The Principles of War underpin military doctrine and conduct, they have been determined as a result of experience in conflict by examining the key components present in all successful military operations. As such, these principles can be applied to the conduct of more general, commercial and business activities to enhance the likelihood of success. Ergo, they can be considered as the Principles of Winning. Application of the principles alone does not guarantee success; however, failure to adhere to any of them will almost certainly guarantee failure in battle.

Selection and maintenance of the aim is making absolutely clear, precisely what is to be achieved (by whom, when and why) to ensure all concerned remain focused and all associated actions are co-ordinated. The aim must be understood and fully accepted by all involved. All activity must be aimed at achieving and contribute towards achieving the aim and it is important to understand in reality the aim may (will) change as the battle progresses.

Maintenance of morale will be crucial in determining the outcome of combat in the event of all things being equal, ie. when no side has a clear advantage. Irrespective of context and situation – well motivated people with high morale perform better than those without. Good morale can be the difference between success and failure; morale and motivation are the responsibility of leaders.

Security within any military context is generally obvious; in the business context the principle of security is concerned with managing all the essential risks necessarily taken to achieve an outcome. This includes (say) confidentiality, copyright, financial constraints, succession planning, etc. as much as the more obvious health and safety in operations. Security is as much about facilitating and safeguarding the bold moves which gain competitive advantage as it is about looking after routine business.

Surprise is about gaining advantage by doing the unexpected; it is the deliberate ‘wrong footing’ of the enemy (competition) to bring about his/her demise. Creativity, courage and speed are the key ingredients to surprise and as such need to be nurtured and developed as an organisational attitude. In a business context the ‘enemy’ may be a competitor, a specific situation or set of circumstances.

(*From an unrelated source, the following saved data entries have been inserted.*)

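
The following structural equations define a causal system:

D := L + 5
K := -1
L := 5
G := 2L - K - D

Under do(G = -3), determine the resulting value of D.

10

Under do(G=-3), the mechanism G := 2L - K - D is discarded; G is fixed at -3.
Since D is not a descendant of the intervened variable, it is unaffected.
D = L + 5  [with L=5]  = 10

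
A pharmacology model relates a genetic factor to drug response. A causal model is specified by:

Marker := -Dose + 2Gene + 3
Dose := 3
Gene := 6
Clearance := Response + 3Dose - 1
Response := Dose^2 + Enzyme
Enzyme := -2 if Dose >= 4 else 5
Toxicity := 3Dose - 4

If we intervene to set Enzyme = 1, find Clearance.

18

The intervention breaks the incoming arrows to Enzyme: Enzyme := -2 if Dose >= 4 else 5 no longer applies, and Enzyme = 1.
Response = Dose^2 + Enzyme  [with Dose=3, Enzyme=1]  = 10
Clearance = Response + 3Dose - 1  [with Response=10, Dose=3]  = 18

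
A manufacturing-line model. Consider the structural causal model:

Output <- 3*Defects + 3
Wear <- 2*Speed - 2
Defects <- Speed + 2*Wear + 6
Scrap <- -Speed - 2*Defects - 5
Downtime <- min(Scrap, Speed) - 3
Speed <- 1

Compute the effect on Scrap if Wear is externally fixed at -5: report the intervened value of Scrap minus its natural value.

20

Under do(Wear=-5), the mechanism Wear <- 2*Speed - 2 is discarded; Wear is fixed at -5.
Defects = Speed + 2*Wear + 6  [with Speed=1, Wear=-5]  = -3
Scrap = -Speed - 2*Defects - 5  [with Speed=1, Defects=-3]  = 0
Without intervention: Wear = 2*Speed - 2  [with Speed=1]  = 0; Defects = Speed + 2*Wear + 6  [with Speed=1, Wear=0]  = 7; Scrap = -Speed - 2*Defects - 5  [with Speed=1, Defects=7]  = -20.
Change = 0 − (-20) = 20.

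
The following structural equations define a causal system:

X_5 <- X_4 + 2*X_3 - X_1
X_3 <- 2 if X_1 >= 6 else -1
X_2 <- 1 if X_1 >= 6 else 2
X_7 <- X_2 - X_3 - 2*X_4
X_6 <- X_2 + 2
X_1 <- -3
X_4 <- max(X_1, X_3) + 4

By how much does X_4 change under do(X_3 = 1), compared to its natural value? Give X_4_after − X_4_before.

The intervention breaks the incoming arrows to X_3: X_3 <- 2 if X_1 >= 6 else -1 no longer applies, and X_3 = 1.
X_4 = max(X_1, X_3) + 4  [with X_1=-3, X_3=1]  = 5
Without intervention: X_3 = 2 if X_1 >= 6 else -1  [with X_1=-3]  = -1; X_4 = max(X_1, X_3) + 4  [with X_1=-3, X_3=-1]  = 3.
Change = 5 − 3 = 2.

2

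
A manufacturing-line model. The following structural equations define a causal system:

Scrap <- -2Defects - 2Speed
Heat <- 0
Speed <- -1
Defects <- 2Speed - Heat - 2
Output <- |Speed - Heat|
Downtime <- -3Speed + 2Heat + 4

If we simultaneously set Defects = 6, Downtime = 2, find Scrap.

Setting Defects = 6, Downtime = 2 by intervention discards those variables' equations.
Scrap = -2Defects - 2Speed  [with Defects=6, Speed=-1]  = -10

-10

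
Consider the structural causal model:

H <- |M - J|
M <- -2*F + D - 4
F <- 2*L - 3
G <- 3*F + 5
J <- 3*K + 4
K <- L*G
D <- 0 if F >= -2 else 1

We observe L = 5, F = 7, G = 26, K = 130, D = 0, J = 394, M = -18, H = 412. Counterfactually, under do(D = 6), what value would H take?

do(D=6) replaces the equation D <- 0 if F >= -2 else 1 with the constant D = 6.
F = 2*L - 3  [with L=5]  = 7
G = 3*F + 5  [with F=7]  = 26
K = L*G  [with L=5, G=26]  = 130
J = 3*K + 4  [with K=130]  = 394
M = -2*F + D - 4  [with F=7, D=6]  = -12
H = |M - J|  [with M=-12, J=394]  = 406

406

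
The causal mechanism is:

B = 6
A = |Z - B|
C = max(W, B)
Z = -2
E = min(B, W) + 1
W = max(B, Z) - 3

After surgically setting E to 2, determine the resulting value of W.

3

do(E=2) replaces the equation E = min(B, W) + 1 with the constant E = 2.
W is not downstream of the intervention, so its value is determined by the original equations.
W = max(B, Z) - 3  [with B=6, Z=-2]  = 3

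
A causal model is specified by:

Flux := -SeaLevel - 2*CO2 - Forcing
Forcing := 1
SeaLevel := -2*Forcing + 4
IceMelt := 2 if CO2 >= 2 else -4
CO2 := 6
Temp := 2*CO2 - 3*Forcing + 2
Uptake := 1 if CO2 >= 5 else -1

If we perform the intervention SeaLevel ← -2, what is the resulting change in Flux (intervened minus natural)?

The intervention breaks the incoming arrows to SeaLevel: SeaLevel := -2*Forcing + 4 no longer applies, and SeaLevel = -2.
Flux = -SeaLevel - 2*CO2 - Forcing  [with SeaLevel=-2, CO2=6, Forcing=1]  = -11
Without intervention: SeaLevel = -2*Forcing + 4  [with Forcing=1]  = 2; Flux = -SeaLevel - 2*CO2 - Forcing  [with SeaLevel=2, CO2=6, Forcing=1]  = -15.
Change = -11 − (-15) = 4.

4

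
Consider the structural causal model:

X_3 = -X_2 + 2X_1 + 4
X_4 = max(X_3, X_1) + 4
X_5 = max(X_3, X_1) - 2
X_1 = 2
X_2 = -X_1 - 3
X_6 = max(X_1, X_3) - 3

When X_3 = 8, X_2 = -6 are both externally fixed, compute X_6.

Setting X_3 = 8, X_2 = -6 by intervention discards those variables' equations.
X_6 = max(X_1, X_3) - 3  [with X_1=2, X_3=8]  = 5

5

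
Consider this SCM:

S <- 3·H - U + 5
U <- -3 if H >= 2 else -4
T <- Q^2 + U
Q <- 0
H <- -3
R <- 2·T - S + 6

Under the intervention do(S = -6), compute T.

The intervention breaks the incoming arrows to S: S <- 3·H - U + 5 no longer applies, and S = -6.
Since T is not a descendant of the intervened variable, it is unaffected.
U = -3 if H >= 2 else -4  [with H=-3]  = -4
T = Q^2 + U  [with Q=0, U=-4]  = -4

-4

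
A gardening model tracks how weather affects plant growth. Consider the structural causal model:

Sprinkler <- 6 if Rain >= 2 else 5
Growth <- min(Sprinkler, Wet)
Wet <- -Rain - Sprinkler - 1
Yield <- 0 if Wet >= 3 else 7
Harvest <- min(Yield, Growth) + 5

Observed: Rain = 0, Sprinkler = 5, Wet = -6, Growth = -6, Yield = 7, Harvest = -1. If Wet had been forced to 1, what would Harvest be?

The intervention breaks the incoming arrows to Wet: Wet <- -Rain - Sprinkler - 1 no longer applies, and Wet = 1.
Sprinkler = 6 if Rain >= 2 else 5  [with Rain=0]  = 5
Growth = min(Sprinkler, Wet)  [with Sprinkler=5, Wet=1]  = 1
Yield = 0 if Wet >= 3 else 7  [with Wet=1]  = 7
Harvest = min(Yield, Growth) + 5  [with Yield=7, Growth=1]  = 6

6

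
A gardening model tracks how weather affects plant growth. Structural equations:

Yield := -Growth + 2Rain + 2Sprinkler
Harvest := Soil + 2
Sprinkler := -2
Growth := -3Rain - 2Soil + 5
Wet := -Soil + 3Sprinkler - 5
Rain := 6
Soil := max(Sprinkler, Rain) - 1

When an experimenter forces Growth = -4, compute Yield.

The intervention breaks the incoming arrows to Growth: Growth := -3Rain - 2Soil + 5 no longer applies, and Growth = -4.
Yield = -Growth + 2Rain + 2Sprinkler  [with Growth=-4, Rain=6, Sprinkler=-2]  = 12

12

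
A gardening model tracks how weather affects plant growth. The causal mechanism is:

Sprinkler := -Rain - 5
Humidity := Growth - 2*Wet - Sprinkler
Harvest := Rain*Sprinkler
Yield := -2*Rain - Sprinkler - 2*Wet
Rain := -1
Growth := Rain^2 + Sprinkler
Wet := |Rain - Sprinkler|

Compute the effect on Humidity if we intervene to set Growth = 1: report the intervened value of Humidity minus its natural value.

4

Intervening sets Growth = 1 and removes its equation (Growth := Rain^2 + Sprinkler).
Sprinkler = -Rain - 5  [with Rain=-1]  = -4
Wet = |Rain - Sprinkler|  [with Rain=-1, Sprinkler=-4]  = 3
Humidity = Growth - 2*Wet - Sprinkler  [with Growth=1, Wet=3, Sprinkler=-4]  = -1
Without intervention: Sprinkler = -Rain - 5  [with Rain=-1]  = -4; Wet = |Rain - Sprinkler|  [with Rain=-1, Sprinkler=-4]  = 3; Growth = Rain^2 + Sprinkler  [with Rain=-1, Sprinkler=-4]  = -3; Humidity = Growth - 2*Wet - Sprinkler  [with Growth=-3, Wet=3, Sprinkler=-4]  = -5.
Change = -1 − (-5) = 4.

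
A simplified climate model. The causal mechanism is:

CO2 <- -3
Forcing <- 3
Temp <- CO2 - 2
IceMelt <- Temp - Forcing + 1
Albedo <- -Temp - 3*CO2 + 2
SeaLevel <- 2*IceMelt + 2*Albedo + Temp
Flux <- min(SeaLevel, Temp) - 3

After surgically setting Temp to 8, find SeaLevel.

26

The intervention breaks the incoming arrows to Temp: Temp <- CO2 - 2 no longer applies, and Temp = 8.
IceMelt = Temp - Forcing + 1  [with Temp=8, Forcing=3]  = 6
Albedo = -Temp - 3*CO2 + 2  [with Temp=8, CO2=-3]  = 3
SeaLevel = 2*IceMelt + 2*Albedo + Temp  [with IceMelt=6, Albedo=3, Temp=8]  = 26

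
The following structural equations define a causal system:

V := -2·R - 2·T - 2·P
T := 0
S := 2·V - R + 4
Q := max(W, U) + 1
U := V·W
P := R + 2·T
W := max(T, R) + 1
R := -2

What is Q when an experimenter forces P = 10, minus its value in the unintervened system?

-7

The intervention breaks the incoming arrows to P: P := R + 2·T no longer applies, and P = 10.
V = -2·R - 2·T - 2·P  [with R=-2, T=0, P=10]  = -16
W = max(T, R) + 1  [with T=0, R=-2]  = 1
U = V·W  [with V=-16, W=1]  = -16
Q = max(W, U) + 1  [with W=1, U=-16]  = 2
Without intervention: P = R + 2·T  [with R=-2, T=0]  = -2; V = -2·R - 2·T - 2·P  [with R=-2, T=0, P=-2]  = 8; W = max(T, R) + 1  [with T=0, R=-2]  = 1; U = V·W  [with V=8, W=1]  = 8; Q = max(W, U) + 1  [with W=1, U=8]  = 9.
Change = 2 − 9 = -7.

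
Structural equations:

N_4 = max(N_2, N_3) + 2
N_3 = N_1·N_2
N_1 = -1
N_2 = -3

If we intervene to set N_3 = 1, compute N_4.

3

The intervention breaks the incoming arrows to N_3: N_3 = N_1·N_2 no longer applies, and N_3 = 1.
N_4 = max(N_2, N_3) + 2  [with N_2=-3, N_3=1]  = 3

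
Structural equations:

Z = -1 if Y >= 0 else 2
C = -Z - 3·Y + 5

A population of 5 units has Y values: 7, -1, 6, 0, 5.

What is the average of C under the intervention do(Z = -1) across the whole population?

-4.2

Every unit gets Z=-1 under the intervention. C values become -15, 9, -12, 6, -9; E[C|do(Z=-1)] = -4.2.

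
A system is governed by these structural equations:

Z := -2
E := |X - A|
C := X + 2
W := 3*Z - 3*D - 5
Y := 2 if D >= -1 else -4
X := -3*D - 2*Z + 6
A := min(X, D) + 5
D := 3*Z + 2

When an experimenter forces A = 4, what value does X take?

22

Intervening sets A = 4 and removes its equation (A := min(X, D) + 5).
X is not downstream of the intervention, so its value is determined by the original equations.
D = 3*Z + 2  [with Z=-2]  = -4
X = -3*D - 2*Z + 6  [with D=-4, Z=-2]  = 22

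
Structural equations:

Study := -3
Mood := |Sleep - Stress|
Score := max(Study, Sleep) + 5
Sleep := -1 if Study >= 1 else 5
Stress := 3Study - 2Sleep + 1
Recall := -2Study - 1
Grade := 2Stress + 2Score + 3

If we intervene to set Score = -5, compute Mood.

23

Intervening sets Score = -5 and removes its equation (Score := max(Study, Sleep) + 5).
No directed path runs from Score to Mood, so Mood keeps its natural value.
Sleep = -1 if Study >= 1 else 5  [with Study=-3]  = 5
Stress = 3Study - 2Sleep + 1  [with Study=-3, Sleep=5]  = -18
Mood = |Sleep - Stress|  [with Sleep=5, Stress=-18]  = 23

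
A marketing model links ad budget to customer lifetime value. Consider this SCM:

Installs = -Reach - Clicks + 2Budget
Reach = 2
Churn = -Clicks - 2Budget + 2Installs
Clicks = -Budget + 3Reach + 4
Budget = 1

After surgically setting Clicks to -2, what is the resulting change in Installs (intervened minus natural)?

11

The intervention breaks the incoming arrows to Clicks: Clicks = -Budget + 3Reach + 4 no longer applies, and Clicks = -2.
Installs = -Reach - Clicks + 2Budget  [with Reach=2, Clicks=-2, Budget=1]  = 2
Without intervention: Clicks = -Budget + 3Reach + 4  [with Budget=1, Reach=2]  = 9; Installs = -Reach - Clicks + 2Budget  [with Reach=2, Clicks=9, Budget=1]  = -9.
Change = 2 − (-9) = 11.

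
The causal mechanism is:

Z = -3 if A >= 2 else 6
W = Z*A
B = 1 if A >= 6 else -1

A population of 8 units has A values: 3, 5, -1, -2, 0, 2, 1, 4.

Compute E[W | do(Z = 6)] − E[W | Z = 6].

12

do(Z=6) breaks Z's dependence on A. With Z=6 fixed, W across the units is 18, 30, -6, -12, 0, 12, 6, 24, mean 9.
Observing Z=6 restricts to units where Z's equation naturally yields 6: A ∈ {-1, -2, 0, 1}. In that subpopulation W = -6, -12, 0, 6, mean -3.
Difference = 9 − (-3) = 12.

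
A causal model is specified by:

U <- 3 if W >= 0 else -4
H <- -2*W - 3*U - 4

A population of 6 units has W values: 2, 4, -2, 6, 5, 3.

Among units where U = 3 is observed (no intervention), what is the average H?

-21

E[H|U=3] averages over only the 5 units with U=3 (W = 2, 4, 6, 5, 3): H = -17, -21, -25, -23, -19, mean -21.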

Offensive action is about proactive, deliberate action aimed at winning through in order to achieve the stated aim – exploiting advantage, opportunity and strength to accomplish the task. Again, this is as much an organisational attitude as anything else. To understand the nature of this principle as a ‘mind set’ consider polar views of defining business success in the current ‘economic climate’ presented in this question. Is success about avoiding failure or achieving stated objectives irrespective of prevailing circumstances? Offensive action is proactively doing what is required to succeed; it is not about accepting mediocrity or avoiding failure.

Concentration of force is about applying decisive force and effort at the most decisive place and time to secure victory in battle as no army can be the best at everything all the time. In the business world this principle is about achieving the right effect in the right location to ensure the desired outcome; for example (say) timing and targeting of investment to yield the best possible return. Rarely, if ever, will the opportunity of the right force being present at the right time in the right place present itself; concentration of force is a managed deliberate act of choice.

Economy of effort is self evident; it is about efficiency in all you undertake. Essentially, it is concerned with understanding the nature and effect of attrition on the conduct of enduring campaigns. It is about shrewd decision making, careful preparation and squeezing all you can from your resources and assets in order to retain sufficient reserves to deal with contingencies and exploit opportunities as they arise. In business this is about (say) spending as little as possible on those items which do not contribute directly to the main aim in order to direct revenue where it will be more effective in achieving the aim. This is not to be confused with ‘cost cutting’.

Flexibility, attitudinal and organisational flexibility, is required to be able to recognise when change is necessary and to change when needed. This requires strength of character and moral courage to change or modify a plan or course of action when the existing one is doomed to failure. The military maxim ‘no plan survives contact with the enemy unchanged’ is borne from hard earned experience, and understanding where the fine line lies between dogged determination to succeed and sheer ‘bloody minded’ dogma leading to failure.

Co-operation is about ensuring unity of effort to achieve a shared outcome and accessing the combined attributes of diversity. The challenge is to overcome inherent disposition to favour a single perspective or approach and inevitably necessitates compromise between those involved. In an organisation, co-operation is concerned with both interpersonal actions and interdepartmental activities. There is very little to no room for significant individual, personal gain in an organisation if achieving organisational aims has primacy.

Sustainability is about ensuring longevity of both operations and effect and, as such, is primarily to do with long term logistical support to the enduring operation in a military context. For example, having the resources and support mechanism in place to ensure the commander can deliver (say) a defined number of missiles at a given rate throughout the expected duration of the battle and beyond. The business parallels are relatively easy to draw; for example, the supply chain is in place and has sufficient funding allocated to ensure enough pressings of the right type arrive at the factory every day for the expected duration of a production run. Sustainability requires dedicated and often ‘inglorious’ work, detailed analysis and application to task which require attributes and skills difficult to find and attract in business.

There is no order of precedence in applying the above principles after the first, selection and maintenance of the aim. The key is all are applied in order to avoid otherwise inevitable failure. Success also involves and requires the presence of other factors and circumstances – not least of which is an element of good fortune (or luck).